Qartez MCP - codebase intelligence for AI agents
Rust MCP server that pre-indexes a codebase with PageRank, blast-radius, git co-change, and complexity signals. Agents query the graph instead of grepping files.
Most code-intelligence tools for agents are wrappers around grep. Qartez takes the opposite approach - it pre-computes a knowledge graph of your repo and hands the agent structured queries against that graph, so the agent stops re-reading the same files to figure out who calls what.
The pitch in the README is roughly a 94% reduction in tokens spent on code exploration versus naive file scans. That number is going to vary wildly by codebase, but the qualitative shift is real: PageRank and blast-radius signals let an agent ask "what's the most central thing in this module?" without opening a single file.
What it actually computes
The index is a single SQLite database at .qartez/index.db. Per file and per symbol, it stores:
- PageRank importance - symbols weighted by how many other symbols depend on them
- Blast radius - transitive count of symbols affected by a change
- Git co-change - which files historically move together (default: 300 commits of history, configurable via
--git-depth) - Cyclomatic complexity - per-function, for the 21 imperative languages it parses for hotspots
Tree-sitter parses 37 languages including TypeScript, Rust, Go, Python, Java, Kotlin, Swift, C/C++, Ruby, PHP, Elixir, Zig, plus config-shaped things like Terraform/HCL, Dockerfile, Helm, and systemd units. A file watcher keeps the index live by default; pass --no-watch to disable.
The modification guard is the part to pay attention to
Qartez ships three binaries: the MCP server, a setup wizard, and qartez-guard. The guard is the bit nobody talks about and it is the most opinionated thing in the project.
When an agent attempts an Edit, Write, or MultiEdit on a file whose PageRank exceeds 0.05 or whose blast radius is >= 10, the edit is blocked. The only way through is for the agent to first call qartez_impact file_path=<path>, which surfaces what would break.
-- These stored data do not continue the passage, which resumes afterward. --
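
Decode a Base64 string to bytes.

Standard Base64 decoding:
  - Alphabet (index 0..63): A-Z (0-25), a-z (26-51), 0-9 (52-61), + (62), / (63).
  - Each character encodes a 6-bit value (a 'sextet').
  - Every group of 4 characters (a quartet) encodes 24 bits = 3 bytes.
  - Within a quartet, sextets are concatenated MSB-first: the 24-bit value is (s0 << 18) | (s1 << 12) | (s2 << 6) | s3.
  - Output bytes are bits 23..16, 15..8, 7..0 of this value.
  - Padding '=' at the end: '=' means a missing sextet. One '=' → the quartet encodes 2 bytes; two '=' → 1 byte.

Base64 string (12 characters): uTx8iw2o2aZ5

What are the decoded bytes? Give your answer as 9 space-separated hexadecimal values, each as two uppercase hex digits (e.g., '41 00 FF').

After char 0 ('u'=46): chars_in_quartet=1 acc=0x2E bytes_emitted=0
After char 1 ('T'=19): chars_in_quartet=2 acc=0xB93 bytes_emitted=0
After char 2 ('x'=49): chars_in_quartet=3 acc=0x2E4F1 bytes_emitted=0
After char 3 ('8'=60): chars_in_quartet=4 acc=0xB93C7C -> emit B9 3C 7C, reset; bytes_emitted=3
After char 4 ('i'=34): chars_in_quartet=1 acc=0x22 bytes_emitted=3
After char 5 ('w'=48): chars_in_quartet=2 acc=0x8B0 bytes_emitted=3
After char 6 ('2'=54): chars_in_quartet=3 acc=0x22C36 bytes_emitted=3
After char 7 ('o'=40): chars_in_quartet=4 acc=0x8B0DA8 -> emit 8B 0D A8, reset; bytes_emitted=6
After char 8 ('2'=54): chars_in_quartet=1 acc=0x36 bytes_emitted=6
After char 9 ('a'=26): chars_in_quartet=2 acc=0xD9A bytes_emitted=6
After char 10 ('Z'=25): chars_in_quartet=3 acc=0x36699 bytes_emitted=6
After char 11 ('5'=57): chars_in_quartet=4 acc=0xD9A679 -> emit D9 A6 79, reset; bytes_emitted=9

Answer: B9 3C 7C 8B 0D A8 D9 A6 79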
That call grants a 10-minute edit window for that specific file, after which the gate closes again.
You can tune or kill it via env vars:
QARTEZ_GUARD_PAGERANK_MIN=0.05 # raise to be less strict
QARTEZ_GUARD_BLAST_MIN=10
QARTEZ_GUARD_ACK_TTL_SECS=600 # the 10-minute window
QARTEZ_GUARD_DISABLE=1 # off
This is the most useful piece for anyone running agents unattended. The default thresholds force a "look before you leap" check on the load-bearing files - the ones you actually care about - while leaving everything else untouched.
Quick start
One-liner install (macOS, Linux, Windows via WSL):
curl -sSfL https://qartez.dev/install | sh
Or via Cargo:
cargo install qartez-mcp
qartez-setup
The setup wizard auto-detects 19 supported clients in one pass - Claude Code, Claude Desktop, Cursor, Windsurf, Zed, Continue.dev, and the rest. To target a subset:
qartez-setup --ide cursor,zed,claude
If you'd rather wire it up by hand, the Claude Desktop config looks like:
{
"mcpServers": {
"qartez": {
"command": "/absolute/path/to/qartez",
"args": []
}
}
}
When to reach for it
- You're running long-horizon agents that re-explore the same repo on every session.
- You have a few load-bearing modules that get edited too casually - the guard pays for itself the first time it blocks a sloppy edit.
- You want git co-change signals (which files move together) without paying the cost of running
git logqueries on every turn.
When not to
- Tiny repos. The guard and the index are both overkill if the agent can hold the whole codebase in its head.
- Languages outside the 37-language list. Tree-sitter coverage is broad but not universal - niche DSLs fall back to nothing.
- Workflows where you specifically want the agent to read source files (e.g. learning the codebase, doing a security review). The graph is a supplement, not a replacement.
Trade-offs and rough edges
Semantic search (the qartez_semantic tool) is gated behind an optional Cargo feature and pulls a ~270 MB model on first use. If you don't need vector search, skip it - most of the value is in the structural signals.
Re-indexing on a large monorepo isn't free. The watcher amortises this for you, but the first index build on a fresh clone is the kind of thing you kick off and walk away from.
There's no cloud component. Everything is local: SQLite for state, tree-sitter for parsing, no API key required. That's a feature, not an oversight.